Watch history tables

The watch-history pipeline converts raw Emby playback events into progressively richer aggregates.

`watch_hist_raw_events`

Snapshot of Emby’s playback reporting API. Each row stores the recorded date and time (normalised to Australia/Melbourne time for pre-August 2025 entries), the user_id, user_name, item_id, item_name, item_type, playback duration, and optional remote_address metadata.

`watch_hist_agg_sessions`

Aggregates raw events into contiguous sessions. Key fields include:

session_start_timestamp / session_end_timestamp
session_span_minutes and total_seconds_watched
session_count (number of underlying raw events)
completion_ratio (capped at 1.0 once runtime metadata is available)
outcome classification (sampled, abandoned, partial, completed)

Uniqueness is enforced per (user_id, item_id, session_start_timestamp) and each row links back to library_items via item_id.

`watch_hist_user_item_stats`

Derived statistics summarising a user’s relationship with a specific item. Generated columns (e.g., total_minutes_watched, days_between_first_last) and counters (completed_sessions, rewatch_count, adherence_score) are recalculated every time _INIT_POPULATE_watch_hist_user_item_stats() runs. The table is keyed by user_id + item_id and also links to library_items for runtime-aware metrics.

Watch history processing pipeline

Run the following steps—typically in this order—to refresh watch history:

Library ingest (ingest_all_library_items): Populate library_items, item_genres, item_tags, and item_provider_ids. Provide EmbyConnector.iter_all_items() and optionally EmbyConnector.get_item_metadata() so the connector can fetch series-level genres for episodes.
Raw event sync (_INIT_POPULATE_watch_hist_raw_events): Downloads the full playback history via EmbyConnector.get_all_watch_hist(), normalises timestamps, and bulk-loads the watch_hist_raw_events table.
Session aggregation (_INIT_POPULATE_watch_hist_agg_sessions): Groups raw events into sessions.

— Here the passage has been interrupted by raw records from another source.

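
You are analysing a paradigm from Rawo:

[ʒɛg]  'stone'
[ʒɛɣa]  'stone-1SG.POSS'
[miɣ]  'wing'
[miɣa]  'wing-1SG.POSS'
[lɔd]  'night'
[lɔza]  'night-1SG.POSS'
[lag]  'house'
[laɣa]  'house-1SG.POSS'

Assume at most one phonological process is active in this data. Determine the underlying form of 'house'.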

Tunable parameters include session_segment_minutes, completion thresholds, and minimum seconds for the sampled outcome.
User-item statistics (_INIT_POPULATE_watch_hist_user_item_stats): Summarises aggregate engagement for each (user, item) pair, calculating adherence scores and outcome counts.
Runtime-aware completion update (update_completion_ratios): Rewrites completion_ratio for sessions when actual runtime data is available in library_items.

Running the steps nightly (or after large library changes) keeps the downstream analytics model aligned with the latest viewing behaviour.

Index summary

Besides the library indexes mentioned earlier, the connector maintains:

idx_watch_hist_raw_user_time on watch_hist_raw_events(user_id, date, time DESC)
idx_watch_hist_agg_sessions on watch_hist_agg_sessions(user_id, session_end_timestamp DESC)
idx_watch_hist_agg_item on watch_hist_agg_sessions(item_id)
idx_watch_hist_user_item_stats on watch_hist_user_item_stats(user_id, adherence_score DESC)
idx_genres_item on item_genres(item_id)
idx_tags_item on item_tags(item_id)
idx_provider_provider on item_provider_ids(provider)

These indexes are recreated automatically with CREATE INDEX IF NOT EXISTS, so repeated pipeline runs are safe.